For three years John Black remained a member of this congregation, and his family were very anxious that he should study for the ministry in connection with the Associate Church. He was unable to accept all the views of the Church, however, and this kept him for some time in grave doubt. The Associate Church held that the Scottish covenants were binding on the Church in later times. It will be remembered that these covenants of 1638 and 1643 represent one of the grandest periods in Scottish history. Nobles and people alike, in Greyfriars churchyard, Edinburgh, and elsewhere in Scotland, signed, in some cases with pens dipped in their own blood, the covenant or pledge to oppose prelacy and popery, and to keep the Church of Scotland pure and true. John Black loved and admired the martyrs and Covenanters who fought so nobly for liberty, but he was not sure that two centuries after those stirring times it was still necessary to subscribe these notable documents. The Associate Church required of those who entered its ministry to declare adhesion to "public covenanting," and this threw an obstacle in the way of the young candidate.
His thought was then turned to Princeton College, the seminary of the Old School Presbyterian Church, as it was then called. Some five or six years before this time the Presbyterian Church of the United States had been rent by doctrinal differences, and perhaps more especially by the question of negro slavery. Princeton College would have satisfied the young aspirant to the ministry, but belonging, as it did, to the body which seemed unsound on the slavery question, John Black, like all of British blood, was horrified at the thought of being connected in any way with so hideous and cruel a thing as slavery, and so he could not conscientiously join the Old School. He still kept up correspondence with Scotland, and his love was strong for the Scottish Church. At this time, too, a great religious movement was going on in Scotland, which led to the Disruption in 1843, and the formation of the Free Church of Scotland. After this event the young student in Bovina began to turn his attention to Canada, where the Church was strongly Scottish in its character and customs.

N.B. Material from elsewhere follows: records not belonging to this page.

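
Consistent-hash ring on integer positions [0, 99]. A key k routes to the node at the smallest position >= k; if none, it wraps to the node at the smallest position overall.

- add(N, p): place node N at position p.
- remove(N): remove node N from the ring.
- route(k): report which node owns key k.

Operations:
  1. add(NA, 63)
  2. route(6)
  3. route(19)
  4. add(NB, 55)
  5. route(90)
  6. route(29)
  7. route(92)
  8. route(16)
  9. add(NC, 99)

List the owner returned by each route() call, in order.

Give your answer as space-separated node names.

Answer: NA NA NB NB NB NB

Derivation:
Op 1: add NA@63 -> ring=[63:NA]
Op 2: route key 6: smallest pos >= 6 is 63 -> NA
Op 3: route key 19: smallest pos >= 19 is 63 -> NA
Op 4: add NB@55 -> ring=[55:NB,63:NA]
Op 5: route key 90: none >= 90, wrap to smallest pos 55 -> NB
Op 6: route key 29: smallest pos >= 29 is 55 -> NB
Op 7: route key 92: none >= 92, wrap to smallest pos 55 -> NB
Op 8: route key 16: smallest pos >= 16 is 55 -> NB
Op 9: add NC@99 -> ring=[55:NB,63:NA,99:NC]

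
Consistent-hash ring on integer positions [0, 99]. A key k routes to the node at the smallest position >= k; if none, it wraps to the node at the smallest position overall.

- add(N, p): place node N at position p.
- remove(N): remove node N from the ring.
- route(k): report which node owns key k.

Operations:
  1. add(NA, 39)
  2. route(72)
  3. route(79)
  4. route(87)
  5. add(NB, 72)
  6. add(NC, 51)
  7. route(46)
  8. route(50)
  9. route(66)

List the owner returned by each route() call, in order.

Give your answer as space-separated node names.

Answer: NA NA NA NC NC NB

Derivation:
Op 1: add NA@39 -> ring=[39:NA]
Op 2: route key 72: none >= 72, wrap to smallest pos 39 -> NA
Op 3: route key 79: none >= 79, wrap to smallest pos 39 -> NA
Op 4: route key 87: none >= 87, wrap to smallest pos 39 -> NA
Op 5: add NB@72 -> ring=[39:NA,72:NB]
Op 6: add NC@51 -> ring=[39:NA,51:NC,72:NB]
Op 7: route key 46: smallest pos >= 46 is 51 -> NC
Op 8: route key 50: smallest pos >= 50 is 51 -> NC
Op 9: route key 66: smallest pos >= 66 is 72 -> NB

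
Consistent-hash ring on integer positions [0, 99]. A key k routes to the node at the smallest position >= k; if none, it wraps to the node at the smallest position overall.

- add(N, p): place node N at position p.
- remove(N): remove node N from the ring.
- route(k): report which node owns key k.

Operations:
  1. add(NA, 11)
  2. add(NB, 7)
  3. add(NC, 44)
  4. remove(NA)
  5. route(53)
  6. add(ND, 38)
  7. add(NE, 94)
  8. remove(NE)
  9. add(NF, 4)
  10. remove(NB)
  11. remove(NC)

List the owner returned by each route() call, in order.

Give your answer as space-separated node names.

Op 1: add NA@11 -> ring=[11:NA]
Op 2: add NB@7 -> ring=[7:NB,11:NA]
Op 3: add NC@44 -> ring=[7:NB,11:NA,44:NC]
Op 4: remove NA -> ring=[7:NB,44:NC]
Op 5: route key 53: none >= 53, wrap to smallest pos 7 -> NB
Op 6: add ND@38 -> ring=[7:NB,38:ND,44:NC]
Op 7: add NE@94 -> ring=[7:NB,38:ND,44:NC,94:NE]
Op 8: remove NE -> ring=[7:NB,38:ND,44:NC]
Op 9: add NF@4 -> ring=[4:NF,7:NB,38:ND,44:NC]
Op 10: remove NB -> ring=[4:NF,38:ND,44:NC]
Op 11: remove NC -> ring=[4:NF,38:ND]

Answer: NB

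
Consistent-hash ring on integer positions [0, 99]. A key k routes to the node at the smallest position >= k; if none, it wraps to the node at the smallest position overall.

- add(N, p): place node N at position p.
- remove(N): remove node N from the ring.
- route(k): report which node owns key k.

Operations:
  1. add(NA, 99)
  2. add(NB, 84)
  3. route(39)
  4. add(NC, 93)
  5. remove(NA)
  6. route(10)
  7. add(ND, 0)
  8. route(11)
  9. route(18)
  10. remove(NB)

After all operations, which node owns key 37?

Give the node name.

Op 1: add NA@99 -> ring=[99:NA]
Op 2: add NB@84 -> ring=[84:NB,99:NA]
Op 3: route key 39: smallest pos >= 39 is 84 -> NB
Op 4: add NC@93 -> ring=[84:NB,93:NC,99:NA]
Op 5: remove NA -> ring=[84:NB,93:NC]
Op 6: route key 10: smallest pos >= 10 is 84 -> NB
Op 7: add ND@0 -> ring=[0:ND,84:NB,93:NC]
Op 8: route key 11: smallest pos >= 11 is 84 -> NB
Op 9: route key 18: smallest pos >= 18 is 84 -> NB
Op 10: remove NB -> ring=[0:ND,93:NC]
Final route key 37: smallest pos >= 37 is 93 -> NC

Answer: NC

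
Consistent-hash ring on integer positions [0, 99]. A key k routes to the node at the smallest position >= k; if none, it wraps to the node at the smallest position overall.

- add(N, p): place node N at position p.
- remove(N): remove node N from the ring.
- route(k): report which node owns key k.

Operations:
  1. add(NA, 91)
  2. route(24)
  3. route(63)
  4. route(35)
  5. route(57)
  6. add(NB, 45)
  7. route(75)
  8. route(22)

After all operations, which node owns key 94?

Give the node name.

Answer: NB

Derivation:
Op 1: add NA@91 -> ring=[91:NA]
Op 2: route key 24: smallest pos >= 24 is 91 -> NA
Op 3: route key 63: smallest pos >= 63 is 91 -> NA
Op 4: route key 35: smallest pos >= 35 is 91 -> NA
Op 5: route key 57: smallest pos >= 57 is 91 -> NA
Op 6: add NB@45 -> ring=[45:NB,91:NA]
Op 7: route key 75: smallest pos >= 75 is 91 -> NA
Op 8: route key 22: smallest pos >= 22 is 45 -> NB
Final route key 94: none >= 94, wrap to smallest pos 45 -> NB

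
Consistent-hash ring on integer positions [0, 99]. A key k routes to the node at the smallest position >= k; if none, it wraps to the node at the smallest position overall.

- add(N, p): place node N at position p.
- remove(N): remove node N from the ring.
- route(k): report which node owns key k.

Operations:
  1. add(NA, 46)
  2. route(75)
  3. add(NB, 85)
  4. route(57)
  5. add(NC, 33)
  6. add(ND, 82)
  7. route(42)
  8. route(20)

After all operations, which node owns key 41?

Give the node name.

Op 1: add NA@46 -> ring=[46:NA]
Op 2: route key 75: none >= 75, wrap to smallest pos 46 -> NA
Op 3: add NB@85 -> ring=[46:NA,85:NB]
Op 4: route key 57: smallest pos >= 57 is 85 -> NB
Op 5: add NC@33 -> ring=[33:NC,46:NA,85:NB]
Op 6: add ND@82 -> ring=[33:NC,46:NA,82:ND,85:NB]
Op 7: route key 42: smallest pos >= 42 is 46 -> NA
Op 8: route key 20: smallest pos >= 20 is 33 -> NC
Final route key 41: smallest pos >= 41 is 46 -> NA

Answer: NA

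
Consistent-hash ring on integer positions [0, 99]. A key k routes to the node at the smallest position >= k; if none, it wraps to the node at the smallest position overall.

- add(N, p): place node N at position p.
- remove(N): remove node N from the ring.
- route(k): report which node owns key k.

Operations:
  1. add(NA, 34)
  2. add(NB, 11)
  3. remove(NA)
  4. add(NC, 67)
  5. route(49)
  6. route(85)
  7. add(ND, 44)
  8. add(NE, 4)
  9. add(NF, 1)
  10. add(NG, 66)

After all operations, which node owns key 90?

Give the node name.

Op 1: add NA@34 -> ring=[34:NA]
Op 2: add NB@11 -> ring=[11:NB,34:NA]
Op 3: remove NA -> ring=[11:NB]
Op 4: add NC@67 -> ring=[11:NB,67:NC]
Op 5: route key 49: smallest pos >= 49 is 67 -> NC
Op 6: route key 85: none >= 85, wrap to smallest pos 11 -> NB
Op 7: add ND@44 -> ring=[11:NB,44:ND,67:NC]
Op 8: add NE@4 -> ring=[4:NE,11:NB,44:ND,67:NC]
Op 9: add NF@1 -> ring=[1:NF,4:NE,11:NB,44:ND,67:NC]
Op 10: add NG@66 -> ring=[1:NF,4:NE,11:NB,44:ND,66:NG,67:NC]
Final route key 90: none >= 90, wrap to smallest pos 1 -> NF

Answer: NF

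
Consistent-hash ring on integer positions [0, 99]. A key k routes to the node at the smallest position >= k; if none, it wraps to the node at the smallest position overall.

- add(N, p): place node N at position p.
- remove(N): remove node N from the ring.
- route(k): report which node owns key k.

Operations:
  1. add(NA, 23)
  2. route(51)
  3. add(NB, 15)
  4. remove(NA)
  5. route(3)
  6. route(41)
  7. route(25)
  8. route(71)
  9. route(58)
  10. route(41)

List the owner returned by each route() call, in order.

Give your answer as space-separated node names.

Op 1: add NA@23 -> ring=[23:NA]
Op 2: route key 51: none >= 51, wrap to smallest pos 23 -> NA
Op 3: add NB@15 -> ring=[15:NB,23:NA]
Op 4: remove NA -> ring=[15:NB]
Op 5: route key 3: smallest pos >= 3 is 15 -> NB
Op 6: route key 41: none >= 41, wrap to smallest pos 15 -> NB
Op 7: route key 25: none >= 25, wrap to smallest pos 15 -> NB
Op 8: route key 71: none >= 71, wrap to smallest pos 15 -> NB
Op 9: route key 58: none >= 58, wrap to smallest pos 15 -> NB
Op 10: route key 41: none >= 41, wrap to smallest pos 15 -> NB

Answer: NA NB NB NB NB NB NB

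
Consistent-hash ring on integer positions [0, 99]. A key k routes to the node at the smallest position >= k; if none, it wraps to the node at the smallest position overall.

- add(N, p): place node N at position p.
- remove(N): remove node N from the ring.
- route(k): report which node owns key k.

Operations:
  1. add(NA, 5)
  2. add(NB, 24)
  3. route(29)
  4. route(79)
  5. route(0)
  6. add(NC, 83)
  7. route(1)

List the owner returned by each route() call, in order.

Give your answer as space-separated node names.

Answer: NA NA NA NA

Derivation:
Op 1: add NA@5 -> ring=[5:NA]
Op 2: add NB@24 -> ring=[5:NA,24:NB]
Op 3: route key 29: none >= 29, wrap to smallest pos 5 -> NA
Op 4: route key 79: none >= 79, wrap to smallest pos 5 -> NA
Op 5: route key 0: smallest pos >= 0 is 5 -> NA
Op 6: add NC@83 -> ring=[5:NA,24:NB,83:NC]
Op 7: route key 1: smallest pos >= 1 is 5 -> NA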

Just at this time, early in 1844, a minister from Canada came on a visit to his friends in Bovina. This was the Rev. James George, then a minister of the Church of Scotland in Scarboro, in Upper Canada. Mr. George's father and brothers were nearest neighbors of William Black and his family in Bovina. Mr. George was at this time an examiner in Queen's College, Kingston, and, indeed, afterwards became a professor in that institution. Young John Black called upon Mr. George during his visit to Bovina, and enquired as to the opportunities for studying for the ministry in the Canadian Church. He also sought information as to what the Church in Canada would do in view of the disruption which had taken place in the mother Church in Scotland. Mr. George stated that he had a strong hope that the Church in Canada would satisfy all parties, and thus prevent a division on this side of the Atlantic. Having examined Mr. Black, Mr. George expressed himself as highly satisfied, and advised the young student to come over to Canada in the autumn and to enter Queen's College. Mr. George returned to Canada, the Canadian Synod met shortly afterwards in Kingston, and there the disruption took place. Mr. George thereupon wrote to Mr. Black informing him as to what had happened, but still urging him to come over and enter Queen's College on its opening. After all the kindness which had been shown him he felt it to be a painful trial to refuse; but John Black's sympathies were with the Free Church in the struggle, and he could not accept the kind invitation of his friend. It was with great grief that he saw the division in Canadian Presbyterianism. He never ceased to desire reconciliation, and he was greatly overjoyed that he lived to see the happy reunion in 1875.